# Step Function

1. Aug 4, 2006

Suppose $$U(x)$$ is the step function and $$\delta(x)$$ is its derivative. Find $$\int^{6}_{-2}(x^{2}-8)\delta(x)\dx$$. I know $$\delta(x) = 0$$ for all $$x$$ except $$x = 0$$. So at $$x = 0$$ $$v(x) = - 8$$. After this step, how do we get $$\int_{-2}^{2}(x^{2}-8)\delta(x)\dx +\int^{6}_{2}(x^{2}-8)\delta(x)\dx = -8 + 0$$. How do you get the limits of integration?

Thanks

2. Aug 5, 2006

### benorin

If by step function you mean

$$U(x)=\left\{\begin{array}{cc}0,&\mbox{ if }x\leq 0\\1, & \mbox{ if } x\geq 0\end{array}\right.$$​

(a.k.a. the Heaviside step function) then $$\frac{d}{dx}U(x) = \delta (x)$$ is a Dirac delta function which has the so-called snifting property, that is

$$\int_{-\infty}^{\infty}f(x)\delta (x) \, dx = f(0)$$​

so the limits of integration don't matter (so long as they contain zero) and the value of the integral is -8.

3. Aug 5, 2006

Remember that you can split up the integral.

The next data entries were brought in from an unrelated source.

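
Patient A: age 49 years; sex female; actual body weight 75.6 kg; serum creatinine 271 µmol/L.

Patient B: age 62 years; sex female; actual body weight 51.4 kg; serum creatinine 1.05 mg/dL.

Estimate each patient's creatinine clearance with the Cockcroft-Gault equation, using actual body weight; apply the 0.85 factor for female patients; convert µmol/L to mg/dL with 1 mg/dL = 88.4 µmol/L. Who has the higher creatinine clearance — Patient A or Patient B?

Patient B

Patient A: SCr = 271 / 88.4 = 3.066 mg/dL
Patient A: CrCl = (140 − 49) × 75.6 / (72 × 3.066) × 0.85 = 6879.6 / 220.75 × 0.85 ≈ 26.5 mL/min
Patient B: CrCl = (140 − 62) × 51.4 / (72 × 1.05) × 0.85 = 4009.2 / 75.60 × 0.85 ≈ 45.1 mL/min
26.5 vs 45.1 mL/min → Patient B is higher.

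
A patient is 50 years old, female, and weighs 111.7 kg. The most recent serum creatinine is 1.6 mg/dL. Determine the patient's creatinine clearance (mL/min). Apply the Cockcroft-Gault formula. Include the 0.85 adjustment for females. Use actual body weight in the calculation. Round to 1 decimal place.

74.2 mL/min

CrCl = (140 − 50) × 111.7 / (72 × 1.6) × 0.85 = 10053.0 / 115.20 × 0.85 ≈ 74.2 mL/min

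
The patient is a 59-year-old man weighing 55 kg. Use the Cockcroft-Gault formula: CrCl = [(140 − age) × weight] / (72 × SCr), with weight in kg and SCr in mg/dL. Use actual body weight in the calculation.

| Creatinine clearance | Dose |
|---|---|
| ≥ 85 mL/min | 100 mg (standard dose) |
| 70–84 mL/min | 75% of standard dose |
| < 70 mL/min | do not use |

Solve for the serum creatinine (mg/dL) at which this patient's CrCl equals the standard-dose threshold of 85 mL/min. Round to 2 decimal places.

0.73 mg/dL

Standard dose requires CrCl ≥ 85 mL/min.
Set (140 − 59) × 55 / (72 × SCr) = 85
SCr = (140 − 59) × 55 / (72 × 85) = 0.728 mg/dL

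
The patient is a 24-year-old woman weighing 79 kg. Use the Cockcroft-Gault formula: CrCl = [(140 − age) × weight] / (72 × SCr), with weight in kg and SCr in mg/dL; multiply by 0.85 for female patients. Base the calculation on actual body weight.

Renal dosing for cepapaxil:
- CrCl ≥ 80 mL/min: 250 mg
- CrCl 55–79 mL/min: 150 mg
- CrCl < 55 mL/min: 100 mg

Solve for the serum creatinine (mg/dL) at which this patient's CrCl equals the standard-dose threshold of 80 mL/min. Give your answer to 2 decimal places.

Standard dose requires CrCl ≥ 80 mL/min.
Set (140 − 24) × 79 × 0.85 / (72 × SCr) = 80
SCr = (140 − 24) × 79 × 0.85 / (72 × 80) = 1.352 mg/dL

1.35 mg/dL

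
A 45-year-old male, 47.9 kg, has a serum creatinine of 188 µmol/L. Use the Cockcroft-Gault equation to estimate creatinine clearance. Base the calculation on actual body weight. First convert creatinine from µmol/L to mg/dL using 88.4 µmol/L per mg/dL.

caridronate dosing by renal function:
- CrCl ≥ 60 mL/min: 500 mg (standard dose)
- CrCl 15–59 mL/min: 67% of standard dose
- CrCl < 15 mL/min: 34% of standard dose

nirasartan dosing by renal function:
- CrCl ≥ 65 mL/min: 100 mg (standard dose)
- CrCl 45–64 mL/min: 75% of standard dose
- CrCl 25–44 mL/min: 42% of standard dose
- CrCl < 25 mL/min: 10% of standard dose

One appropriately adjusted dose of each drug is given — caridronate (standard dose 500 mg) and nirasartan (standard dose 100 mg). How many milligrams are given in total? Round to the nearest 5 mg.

375 mg

SCr = 188 / 88.4 = 2.127 mg/dL
CrCl = (140 − 45) × 47.9 / (72 × 2.127) = 4550.5 / 153.14 ≈ 29.7 mL/min
CrCl ≈ 30 mL/min.
caridronate: 15–59 mL/min → 67% of 500 mg = 335 mg.
nirasartan: 25–44 mL/min → 42% of 100 mg = 42 mg.
Total = 335 + 42 = 377 mg.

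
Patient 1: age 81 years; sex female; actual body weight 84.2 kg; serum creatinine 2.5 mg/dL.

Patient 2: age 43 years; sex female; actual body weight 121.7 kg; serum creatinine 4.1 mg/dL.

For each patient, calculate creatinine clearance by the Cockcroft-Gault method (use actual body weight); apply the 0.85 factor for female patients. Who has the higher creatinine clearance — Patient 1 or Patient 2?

Patient 1: CrCl = (140 − 81) × 84.2 / (72 × 2.5) × 0.85 = 4967.8 / 180.00 × 0.85 ≈ 23.5 mL/min
Patient 2: CrCl = (140 − 43) × 121.7 / (72 × 4.1) × 0.85 = 11804.9 / 295.20 × 0.85 ≈ 34.0 mL/min
23.5 vs 34.0 mL/min → Patient 2 is higher.

Patient 2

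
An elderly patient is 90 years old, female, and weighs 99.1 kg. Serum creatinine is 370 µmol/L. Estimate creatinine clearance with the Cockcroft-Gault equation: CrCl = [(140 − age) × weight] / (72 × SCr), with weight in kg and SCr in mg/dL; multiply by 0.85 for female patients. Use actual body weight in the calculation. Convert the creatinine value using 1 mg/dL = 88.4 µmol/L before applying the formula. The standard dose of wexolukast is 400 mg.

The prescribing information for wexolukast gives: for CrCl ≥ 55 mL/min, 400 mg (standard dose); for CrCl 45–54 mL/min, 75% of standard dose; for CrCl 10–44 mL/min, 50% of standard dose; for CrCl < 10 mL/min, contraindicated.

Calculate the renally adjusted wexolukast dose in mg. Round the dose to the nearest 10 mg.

SCr = 370 / 88.4 = 4.186 mg/dL
CrCl = (140 − 90) × 99.1 / (72 × 4.186) × 0.85 = 4955.0 / 301.39 × 0.85 ≈ 14.0 mL/min
CrCl ≈ 14 mL/min → bracket 10–44 mL/min.
50% of 400 mg = 200 mg

200 mg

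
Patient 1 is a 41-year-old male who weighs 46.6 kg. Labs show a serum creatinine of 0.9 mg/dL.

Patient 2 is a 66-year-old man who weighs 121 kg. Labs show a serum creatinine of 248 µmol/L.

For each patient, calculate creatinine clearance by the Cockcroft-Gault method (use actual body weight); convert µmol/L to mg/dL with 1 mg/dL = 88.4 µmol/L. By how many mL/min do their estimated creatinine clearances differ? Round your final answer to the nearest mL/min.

27 mL/min

Patient 1: CrCl = (140 − 41) × 46.6 / (72 × 0.9) = 4613.4 / 64.80 ≈ 71.2 mL/min
Patient 2: SCr = 248 / 88.4 = 2.805 mg/dL
Patient 2: CrCl = (140 − 66) × 121 / (72 × 2.805) = 8954.0 / 201.96 ≈ 44.3 mL/min
|71.2 − 44.3| = 26.9 mL/min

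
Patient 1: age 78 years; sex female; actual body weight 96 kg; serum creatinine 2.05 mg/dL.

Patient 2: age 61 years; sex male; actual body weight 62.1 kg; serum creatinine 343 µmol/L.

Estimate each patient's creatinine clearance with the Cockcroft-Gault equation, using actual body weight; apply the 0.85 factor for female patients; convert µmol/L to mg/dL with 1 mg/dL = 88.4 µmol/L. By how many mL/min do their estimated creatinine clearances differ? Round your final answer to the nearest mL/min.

17 mL/min

Patient 1: CrCl = (140 − 78) × 96 / (72 × 2.05) × 0.85 = 5952.0 / 147.60 × 0.85 ≈ 34.3 mL/min
Patient 2: SCr = 343 / 88.4 = 3.88 mg/dL
Patient 2: CrCl = (140 − 61) × 62.1 / (72 × 3.88) = 4905.9 / 279.36 ≈ 17.6 mL/min
|34.3 − 17.6| = 16.7 mL/min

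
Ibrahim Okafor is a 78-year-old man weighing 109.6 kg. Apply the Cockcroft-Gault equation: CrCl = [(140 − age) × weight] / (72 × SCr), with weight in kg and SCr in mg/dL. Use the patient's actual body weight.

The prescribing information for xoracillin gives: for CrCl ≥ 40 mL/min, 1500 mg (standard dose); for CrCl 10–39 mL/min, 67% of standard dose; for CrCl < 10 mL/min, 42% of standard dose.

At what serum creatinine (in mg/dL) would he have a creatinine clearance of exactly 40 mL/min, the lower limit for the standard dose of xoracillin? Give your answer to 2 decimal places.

Standard dose requires CrCl ≥ 40 mL/min.
Set (140 − 78) × 109.6 / (72 × SCr) = 40
SCr = (140 − 78) × 109.6 / (72 × 40) = 2.359 mg/dL

2.36 mg/dL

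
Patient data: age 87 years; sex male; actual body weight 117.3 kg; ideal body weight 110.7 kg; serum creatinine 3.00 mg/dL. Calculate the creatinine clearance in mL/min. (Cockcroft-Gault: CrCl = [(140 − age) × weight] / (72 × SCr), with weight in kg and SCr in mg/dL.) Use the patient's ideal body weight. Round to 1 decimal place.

27.2 mL/min

CrCl = (140 − 87) × 110.7 / (72 × 3) = 5867.1 / 216.00 ≈ 27.2 mL/min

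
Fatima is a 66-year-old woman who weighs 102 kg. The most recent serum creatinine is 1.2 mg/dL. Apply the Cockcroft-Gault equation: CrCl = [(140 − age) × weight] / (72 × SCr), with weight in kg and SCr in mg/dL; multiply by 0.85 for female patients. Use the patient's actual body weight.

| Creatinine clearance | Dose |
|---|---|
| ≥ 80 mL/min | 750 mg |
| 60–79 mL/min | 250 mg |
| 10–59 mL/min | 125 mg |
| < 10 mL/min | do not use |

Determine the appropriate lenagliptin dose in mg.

250 mg

CrCl = (140 − 66) × 102 / (72 × 1.2) × 0.85 = 7548.0 / 86.40 × 0.85 ≈ 74.3 mL/min
CrCl ≈ 74 mL/min → bracket 60–79 mL/min.
Dose for this bracket: 250 mg.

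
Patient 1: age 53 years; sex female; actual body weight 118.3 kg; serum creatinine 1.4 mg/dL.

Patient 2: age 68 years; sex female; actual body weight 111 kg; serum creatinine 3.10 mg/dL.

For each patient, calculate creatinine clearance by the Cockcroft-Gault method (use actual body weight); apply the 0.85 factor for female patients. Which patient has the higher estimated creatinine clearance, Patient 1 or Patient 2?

Patient 1

Patient 1: CrCl = (140 − 53) × 118.3 / (72 × 1.4) × 0.85 = 10292.1 / 100.80 × 0.85 ≈ 86.8 mL/min
Patient 2: CrCl = (140 − 68) × 111 / (72 × 3.1) × 0.85 = 7992.0 / 223.20 × 0.85 ≈ 30.4 mL/min
86.8 vs 30.4 mL/min → Patient 1 is higher.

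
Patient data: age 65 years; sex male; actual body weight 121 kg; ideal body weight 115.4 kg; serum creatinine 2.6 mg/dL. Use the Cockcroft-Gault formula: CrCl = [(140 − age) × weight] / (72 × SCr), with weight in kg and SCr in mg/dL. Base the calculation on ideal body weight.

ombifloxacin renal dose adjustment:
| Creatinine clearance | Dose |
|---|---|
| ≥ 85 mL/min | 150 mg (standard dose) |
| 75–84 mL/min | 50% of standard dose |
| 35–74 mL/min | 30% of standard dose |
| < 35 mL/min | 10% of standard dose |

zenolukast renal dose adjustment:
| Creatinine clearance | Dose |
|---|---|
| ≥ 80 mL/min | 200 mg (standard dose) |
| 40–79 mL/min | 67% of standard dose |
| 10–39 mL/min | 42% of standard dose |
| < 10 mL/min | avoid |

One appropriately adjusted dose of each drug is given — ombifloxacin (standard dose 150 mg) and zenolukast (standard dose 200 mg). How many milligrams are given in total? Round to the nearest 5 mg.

180 mg

CrCl = (140 − 65) × 115.4 / (72 × 2.6) = 8655.0 / 187.20 ≈ 46.2 mL/min
CrCl ≈ 46 mL/min.
ombifloxacin: 35–74 mL/min → 30% of 150 mg = 45 mg.
zenolukast: 40–79 mL/min → 67% of 200 mg = 134 mg.
Total = 45 + 134 = 179 mg.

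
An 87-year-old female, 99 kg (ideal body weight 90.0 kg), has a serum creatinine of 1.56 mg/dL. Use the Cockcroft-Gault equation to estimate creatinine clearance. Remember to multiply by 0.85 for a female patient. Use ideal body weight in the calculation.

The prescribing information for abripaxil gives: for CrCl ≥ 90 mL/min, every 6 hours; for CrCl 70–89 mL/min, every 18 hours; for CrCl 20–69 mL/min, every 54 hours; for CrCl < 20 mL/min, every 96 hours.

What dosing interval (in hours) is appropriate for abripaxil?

every 54 hours

CrCl = (140 − 87) × 90 / (72 × 1.56) × 0.85 = 4770.0 / 112.32 × 0.85 ≈ 36.1 mL/min
CrCl ≈ 36 mL/min → bracket 20–69 mL/min → every 54 hours.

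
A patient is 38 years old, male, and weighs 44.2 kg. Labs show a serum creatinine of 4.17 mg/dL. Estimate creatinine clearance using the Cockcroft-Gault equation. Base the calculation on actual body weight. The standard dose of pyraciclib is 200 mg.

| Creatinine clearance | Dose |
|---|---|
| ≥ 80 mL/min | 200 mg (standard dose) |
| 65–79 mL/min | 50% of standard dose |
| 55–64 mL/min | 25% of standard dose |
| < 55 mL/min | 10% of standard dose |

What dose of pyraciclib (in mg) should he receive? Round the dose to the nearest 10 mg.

CrCl = (140 − 38) × 44.2 / (72 × 4.17) = 4508.4 / 300.24 ≈ 15.0 mL/min
CrCl ≈ 15 mL/min → bracket < 55 mL/min.
10% of 200 mg = 20 mg

20 mg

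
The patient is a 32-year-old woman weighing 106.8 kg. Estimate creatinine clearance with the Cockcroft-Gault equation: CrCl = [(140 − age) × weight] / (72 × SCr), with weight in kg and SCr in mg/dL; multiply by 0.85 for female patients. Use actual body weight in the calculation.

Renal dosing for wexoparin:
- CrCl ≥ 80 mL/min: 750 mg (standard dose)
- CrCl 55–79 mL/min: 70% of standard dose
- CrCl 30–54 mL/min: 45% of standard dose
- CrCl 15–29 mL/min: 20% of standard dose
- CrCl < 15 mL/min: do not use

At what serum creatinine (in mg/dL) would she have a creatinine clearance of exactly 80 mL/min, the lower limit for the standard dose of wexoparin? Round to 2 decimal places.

1.70 mg/dL

Standard dose requires CrCl ≥ 80 mL/min.
Set (140 − 32) × 106.8 × 0.85 / (72 × SCr) = 80
SCr = (140 − 32) × 106.8 × 0.85 / (72 × 80) = 1.702 mg/dL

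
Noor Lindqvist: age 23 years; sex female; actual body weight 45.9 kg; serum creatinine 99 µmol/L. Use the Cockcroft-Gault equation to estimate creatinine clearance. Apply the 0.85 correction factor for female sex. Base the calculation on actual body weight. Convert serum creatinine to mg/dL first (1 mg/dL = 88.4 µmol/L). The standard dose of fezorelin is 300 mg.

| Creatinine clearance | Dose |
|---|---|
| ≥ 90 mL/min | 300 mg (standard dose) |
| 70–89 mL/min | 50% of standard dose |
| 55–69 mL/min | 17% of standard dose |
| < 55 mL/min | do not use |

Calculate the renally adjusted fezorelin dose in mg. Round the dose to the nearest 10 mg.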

So,

$$\int^{6}_{-2}(x^{2}-8)\delta(x)\dx = \int_{-2}^{0}(x^{2}-8)\delta(x)\dx = \int_{0}^{6}(x^{2}-8)\delta(x)\dx$$

$$\int^{6}_{-2}(x^{2}-8)\delta(x)\dx = \int_{-2}^{0}(x^{2}-8)\delta(x)\dx = \int_{0}^{1}(x^{2}-8)\delta(x)\dx =\int_{1}^{6}(x^{2}-8)\delta(x)\dx$$

or however you want (within the bounds of the original limits, etc...).

So the integral equals 0 for some limits of integration, it will hit 0 and the sifting property kicks in, and then the integral equals 0 again.

Last edited: Aug 5, 2006